The presence of musicians of that caliber inside an intimate New Jersey venue reinforces what has made Django à Gogo such an important event internationally.
This is not a scaled-down regional festival attempting to imitate larger jazz institutions elsewhere. It is one of the genuine centers of the international gypsy jazz world, drawing musicians and audiences from across the globe into Maplewood each spring because the artistic level consistently justifies that reputation.
The Woodland itself has increasingly become central to the festival’s identity.
Located in the heart of Maplewood, the venue offers precisely the kind of atmosphere that suits Django à Gogo best: intimate enough for audiences to feel immersed in the interaction between players, yet large enough to generate the collective energy that improvisational music thrives upon. Performances there rarely feel distant or overly formal. Audiences experience the music almost inside the ensemble rather than separated from it.
That intimacy becomes especially important with a project like Django New Orleans, where interplay and rhythmic communication drive the entire performance.

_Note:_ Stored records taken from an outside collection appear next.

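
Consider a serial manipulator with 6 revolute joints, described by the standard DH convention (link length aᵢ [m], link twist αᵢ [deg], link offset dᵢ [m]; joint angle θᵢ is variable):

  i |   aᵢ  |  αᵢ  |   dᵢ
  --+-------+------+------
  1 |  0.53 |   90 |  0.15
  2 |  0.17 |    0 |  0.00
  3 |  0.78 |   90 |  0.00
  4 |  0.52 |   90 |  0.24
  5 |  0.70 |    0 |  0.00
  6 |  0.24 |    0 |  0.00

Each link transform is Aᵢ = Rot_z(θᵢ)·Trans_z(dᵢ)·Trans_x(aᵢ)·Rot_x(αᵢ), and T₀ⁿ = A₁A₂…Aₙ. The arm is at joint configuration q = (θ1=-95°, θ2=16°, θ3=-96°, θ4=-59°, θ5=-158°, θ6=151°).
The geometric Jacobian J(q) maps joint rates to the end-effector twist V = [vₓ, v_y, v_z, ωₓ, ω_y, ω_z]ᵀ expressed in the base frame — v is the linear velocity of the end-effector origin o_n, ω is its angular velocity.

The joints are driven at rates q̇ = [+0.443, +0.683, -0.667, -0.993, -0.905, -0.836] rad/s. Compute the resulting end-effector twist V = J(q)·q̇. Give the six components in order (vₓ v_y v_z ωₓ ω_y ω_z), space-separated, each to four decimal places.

o_n = [0.0157, -0.8941, -0.6177]
J₁: ẑ×o_n = [0.8941, 0.0157, -0.0000], ω = ẑ
J2: z=[-0.9962, 0.0872, 0.0000] o=[-0.0462, -0.5280, 0.1500] → [-0.0669, -0.7648, 0.3593, -0.9962, 0.0872, 0.0000]
J3: z=[-0.9962, 0.0872, 0.0000] o=[-0.0604, -0.6908, 0.1969] → [-0.0710, -0.8115, 0.1959, -0.9962, 0.0872, 0.0000]
J4: z=[0.0858, 0.9811, -0.1736] o=[-0.0722, -0.8257, -0.5713] → [-0.0574, -0.0113, -0.0922, 0.0858, 0.9811, -0.1736]
J5: z=[0.5261, 0.1034, 0.8441] o=[0.3883, -0.6754, -0.8767] → [0.2114, -0.4508, -0.0765, 0.5261, 0.1034, 0.8441]
J6: z=[0.5261, 0.1034, 0.8441] o=[-0.1833, -0.8264, -0.5020] → [0.0452, 0.2289, -0.0562, 0.5261, 0.1034, 0.8441]
V = J·q̇ = [0.2257, 0.2537, 0.3225, -1.0170, -1.1528, -0.8542]

0.2257 0.2537 0.3225 -1.0170 -1.1528 -0.8542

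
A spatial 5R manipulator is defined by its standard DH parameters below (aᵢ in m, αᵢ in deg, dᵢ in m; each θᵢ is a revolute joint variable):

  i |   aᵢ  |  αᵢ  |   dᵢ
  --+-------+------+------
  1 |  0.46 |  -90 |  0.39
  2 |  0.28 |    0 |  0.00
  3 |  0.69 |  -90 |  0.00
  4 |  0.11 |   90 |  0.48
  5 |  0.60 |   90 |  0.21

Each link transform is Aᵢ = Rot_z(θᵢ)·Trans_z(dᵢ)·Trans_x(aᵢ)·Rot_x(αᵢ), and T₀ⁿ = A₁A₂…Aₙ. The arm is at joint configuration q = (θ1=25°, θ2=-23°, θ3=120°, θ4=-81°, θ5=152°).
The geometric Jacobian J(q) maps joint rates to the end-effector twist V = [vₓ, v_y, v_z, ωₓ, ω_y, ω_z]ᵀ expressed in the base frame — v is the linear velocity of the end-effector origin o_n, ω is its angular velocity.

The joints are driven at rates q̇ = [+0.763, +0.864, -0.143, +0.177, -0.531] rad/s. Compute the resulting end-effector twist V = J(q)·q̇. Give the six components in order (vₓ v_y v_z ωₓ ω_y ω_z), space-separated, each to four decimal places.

o_n = [0.0806, -0.3836, 0.1784]
J₁: ẑ×o_n = [0.3836, 0.0806, -0.0000], ω = ẑ
J2: z=[-0.4226, 0.9063, 0.0000] o=[0.4169, 0.1944, 0.3900] → [-0.1918, -0.0894, 0.5491, -0.4226, 0.9063, 0.0000]
J3: z=[-0.4226, 0.9063, 0.0000] o=[0.6505, 0.3033, 0.4994] → [-0.2909, -0.1357, 0.8068, -0.4226, 0.9063, 0.0000]
J4: z=[-0.8996, -0.4195, 0.1219] o=[0.5743, 0.2678, -0.1855] → [-0.0732, 0.2672, 0.3789, -0.8996, -0.4195, 0.1219]
J5: z=[0.0430, 0.1926, 0.9803] o=[0.0947, 0.1640, -0.1440] → [0.5990, -0.0277, -0.0208, 0.0430, 0.1926, 0.9803]
V = J·q̇ = [-0.1624, 0.0656, 0.4371, -0.4868, 0.4769, 0.2640]

-0.1624 0.0656 0.4371 -0.4868 0.4769 0.2640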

The evening also reflects Stephane Wrembel’s broader influence on New Jersey’s cultural identity. Though internationally known through recordings, film work, and global touring, Wrembel has spent years quietly helping establish New Jersey as an unexpected but deeply respected hub for world-class gypsy jazz performance and education. Through Django à Gogo, he has built a bridge connecting local audiences to an international network of musicians whose work rarely appears within conventional American concert circuits.
In doing so, he has created something increasingly rare in modern music culture: an event built around artistry first.
There is no sense of disposable festival branding surrounding Django à Gogo. The audience arrives because of the music itself, because of the musicianship, and because of the opportunity to witness elite improvisers operating at an unusually high creative level inside an environment designed for listening rather than distraction.
That authenticity is precisely why the festival continues growing artistically after more than twenty years.
At a time when many music festivals increasingly prioritize spectacle, social media optics, and commercial branding over musical substance, Django à Gogo remains rooted in the idea that virtuosity, collaboration, improvisation, and cultural exchange still matter deeply to audiences searching for something more lasting than temporary entertainment.
And on May 13 in Maplewood, Django New Orleans appears poised to deliver exactly that kind of experience.
For one evening, New Jersey once again becomes the meeting point between European gypsy jazz tradition, New Orleans rhythmic spirit, international improvisation, and the timeless musical vocabulary first unleashed by Django Reinhardt nearly a century ago.